Help individual and organizational investors better predict their portfolio
🧠 Motivation • 🏠 Project structure • 🔎 Project details • 💡 Recommendation and usage • ❗Disclaimer
Forecasting financial performance of invested companies is important for investors, especially individual ones, most of whom have limited access to tools and skillsets needed.
Therefore, through this project, I want to aid those people in improving their investment strategy with up-to-date and accurate prediction about the future of their target companies.
That said, organizational investors could still use this tool as an assistant, supporting them in building financial models.
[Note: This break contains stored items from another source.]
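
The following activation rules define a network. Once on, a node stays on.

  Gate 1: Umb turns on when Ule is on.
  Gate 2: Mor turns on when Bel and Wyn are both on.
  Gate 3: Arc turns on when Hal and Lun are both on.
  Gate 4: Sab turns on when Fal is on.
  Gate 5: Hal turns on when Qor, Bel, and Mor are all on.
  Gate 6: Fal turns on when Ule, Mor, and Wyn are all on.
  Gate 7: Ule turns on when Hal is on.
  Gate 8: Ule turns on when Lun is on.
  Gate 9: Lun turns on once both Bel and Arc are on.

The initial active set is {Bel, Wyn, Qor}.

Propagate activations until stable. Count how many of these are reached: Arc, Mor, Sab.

2

Bel and Wyn are on, so Mor turns on (Gate 2).
Gate 5: Qor, Bel, and Mor on → Hal on.
Hal is on, so Ule turns on (Gate 7).
Gate 6: Ule, Mor, and Wyn on → Fal on.
Gate 4: Fal on → Sab on.
Arc would need Hal and Lun (Gate 3), but Lun never turns on.
Mor: reached.
Sab: reached.
Reached: Mor and Sab — 2 of the 3.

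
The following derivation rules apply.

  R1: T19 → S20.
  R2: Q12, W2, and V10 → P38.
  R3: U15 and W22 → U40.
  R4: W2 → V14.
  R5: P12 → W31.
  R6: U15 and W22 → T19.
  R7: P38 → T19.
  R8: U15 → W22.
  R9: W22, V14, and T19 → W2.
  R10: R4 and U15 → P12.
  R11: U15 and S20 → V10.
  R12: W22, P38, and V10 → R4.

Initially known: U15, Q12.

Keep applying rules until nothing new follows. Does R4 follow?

No

R4 would need W22, P38, and V10 (R12), but P38 is never established.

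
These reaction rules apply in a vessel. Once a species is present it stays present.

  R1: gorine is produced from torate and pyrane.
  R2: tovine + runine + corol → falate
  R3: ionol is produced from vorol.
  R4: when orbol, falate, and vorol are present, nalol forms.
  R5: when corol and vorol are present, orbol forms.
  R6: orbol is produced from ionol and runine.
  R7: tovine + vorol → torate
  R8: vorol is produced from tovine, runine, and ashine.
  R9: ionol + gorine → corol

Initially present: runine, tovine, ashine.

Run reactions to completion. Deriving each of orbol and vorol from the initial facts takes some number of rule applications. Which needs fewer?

vorol

vorol: tovine, runine, and ashine present → vorol forms (R8). [1 rule application]
orbol: tovine, runine, and ashine present → vorol forms (R8). vorol present → ionol forms (R3). ionol and runine present → orbol forms (R6). [3 rule applications]
vorol needs fewer.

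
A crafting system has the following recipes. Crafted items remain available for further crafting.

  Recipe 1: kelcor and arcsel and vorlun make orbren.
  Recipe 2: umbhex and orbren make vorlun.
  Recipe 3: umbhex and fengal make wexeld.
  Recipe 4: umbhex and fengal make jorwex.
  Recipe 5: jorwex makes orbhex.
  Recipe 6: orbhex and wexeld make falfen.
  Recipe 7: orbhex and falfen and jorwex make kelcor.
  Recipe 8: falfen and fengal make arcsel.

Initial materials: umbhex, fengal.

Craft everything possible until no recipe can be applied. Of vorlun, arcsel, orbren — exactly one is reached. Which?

arcsel

umbhex and fengal → wexeld (Recipe 3).
Using Recipe 4, umbhex and fengal make jorwex.
jorwex → orbhex (Recipe 5).
orbhex and wexeld → falfen (Recipe 6).
Using Recipe 8, falfen and fengal make arcsel.
vorlun would need umbhex and orbren (Recipe 2), but orbren is never obtained. orbren would need kelcor, arcsel, and vorlun (Recipe 1), but vorlun is never obtained.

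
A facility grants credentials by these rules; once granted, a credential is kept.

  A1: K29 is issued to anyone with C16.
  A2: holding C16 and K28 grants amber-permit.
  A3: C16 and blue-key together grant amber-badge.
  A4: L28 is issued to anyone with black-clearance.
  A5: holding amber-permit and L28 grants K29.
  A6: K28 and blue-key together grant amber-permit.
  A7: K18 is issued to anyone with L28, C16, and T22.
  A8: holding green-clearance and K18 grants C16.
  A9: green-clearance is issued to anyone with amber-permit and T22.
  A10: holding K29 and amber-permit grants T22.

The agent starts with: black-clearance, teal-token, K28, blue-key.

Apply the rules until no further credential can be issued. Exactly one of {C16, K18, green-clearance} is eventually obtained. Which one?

green-clearance

Holding K28 and blue-key grants amber-permit (A6).
Holding black-clearance grants L28 (A4).
Holding amber-permit and L28 grants K29 (A5).
Holding K29 and amber-permit grants T22 (A10).
Holding amber-permit and T22 grants green-clearance (A9).
C16 would need green-clearance and K18 (A8), but K18 is never granted. K18 would need L28, C16, and T22 (A7), but C16 is never granted.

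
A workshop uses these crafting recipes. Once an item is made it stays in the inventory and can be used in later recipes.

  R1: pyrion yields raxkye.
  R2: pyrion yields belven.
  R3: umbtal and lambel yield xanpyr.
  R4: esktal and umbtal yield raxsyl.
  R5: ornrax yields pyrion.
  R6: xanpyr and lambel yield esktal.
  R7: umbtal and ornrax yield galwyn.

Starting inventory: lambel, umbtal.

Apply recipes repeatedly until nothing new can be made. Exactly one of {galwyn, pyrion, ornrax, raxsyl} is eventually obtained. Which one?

raxsyl

Using R3, umbtal and lambel make xanpyr.
xanpyr and lambel → esktal (R6).
esktal and umbtal → raxsyl (R4).
No rule produces ornrax, and it is not given. pyrion would need ornrax (R5), but ornrax is never obtained. galwyn would need umbtal and ornrax (R7), but ornrax is never obtained.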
This project aims to one-step forecast 5 financial metrics: Revenue, ROA, ROE, EBITDA, Value-add (which equals Revenue - cogs - sales expense - admin expense)
The data in use has panel structure with annual data collected from around 1500 Vietnamese listed companies in Vietnam from 2015 to 2024. These companies come from all platforms HNX, HOSE, UpCoM, PRIVATE, OTC.
In this project, I ensured my data against missing values, high multicollinearity, outliers, .etc using various methods.
For outliers, I looked at chart, used boxplot and even leveraged my understanding about that particular features/targets to handle properly.
After this, I could get away with quite a lot of missing values. The leftover missing values could be now filled using KNN or dropped depending on the missing amount (luckily, the distribution of filled data only changed unnoticeably).
Finally, I leveraged various transformation method such as MinMaxScaler or Standardscaler (mostly for LSTM and Linear Regression models) to compress my features. For target variables, hyperbolic arcsinh was preferred as it could handle negative and zero values well.
For revenue, I used Linear Regression with Intercept. The result was stunning with R2 in test set achieved 91%, very close to training set. Similarly, Mean absolute percentage error was only at 1%. However, since I have to drop many companies with invalid negative revenue (mostly in PRIVATE or OTC platform), this model might have poor coverage.
For detail training, check out notebook/eda/data_preprocessing.ipynb and notebook/training/revenue_model.ipynb
For these two metrics, I used XGBoost Classifier with closely similar hyperparameters. The result was good, though not as Revenue.
For ebitda, it achieved, in test set, balance accuracy at 91%, precision 95% and recall 90%, ROC_AUC at 81% For value_add, the result was, respectively, 83%, 90%, 90%, 83%.
However, note that there was a huge imbalance between class 1 (positive values) and 0 (negative values) at a ratio of 11:2 in both datasets about ebitda and value_add. Therefore, please be alert when using these models.
For more details, you can check out the notebook/training/value_add_model.ipynb and notebook/training/ebitda.ipynb and even notebook/eda/data_preprocessing.ipynb.
These are the worst models. In fact, ROA and ROE both have skewed distribution plus insanely high kurtosis by their nature. Therefore, despite me dropping outliers and transform the target variable. It is still hard to achieve good prediction of ROA and ROE.
For ROA, best output was R2 at 38%, Symmetric Mean absolute percentage error at 73% (test set). For ROE, best output was respectively 26% and 74%.
Definitely, these models cannot be categorized as good performers. Therefore, it is highly recommended that users should augment the prediction with their own analysis or suggestions from experts. More, these models, trained on imbalanced panel data, could show unstable performance across different firms because some training firms did not appear in testing set, and vice versa.
Solution is that more data should be collected or scope of predictable companies should be squeezed to only those with more than 7 years of data.
For detail training, check out notebook/training/roa_model.ipynb and notebook/training/roe_model.ipynb
Due to imbalance in training data (not all 1500 companies have 10 years of data, and not all companies are included in both training and test set), users should be careful when using the models for real-life application.
For list of companies available for trusted prediction, check out /doc/pred_list.txt.
For download, usage and more detailed recommendation, please check out /doc/Usage_Instruction.md.
This project does not mean investment suggestion by any means. For optimal real-life application, please consider this as a supporting tool only, aiding in your own analysis of stocks.
This project is open for public use, including educational, commercial purposes and more. And you can either mention my repo or name as you wish (but this is not compulsory).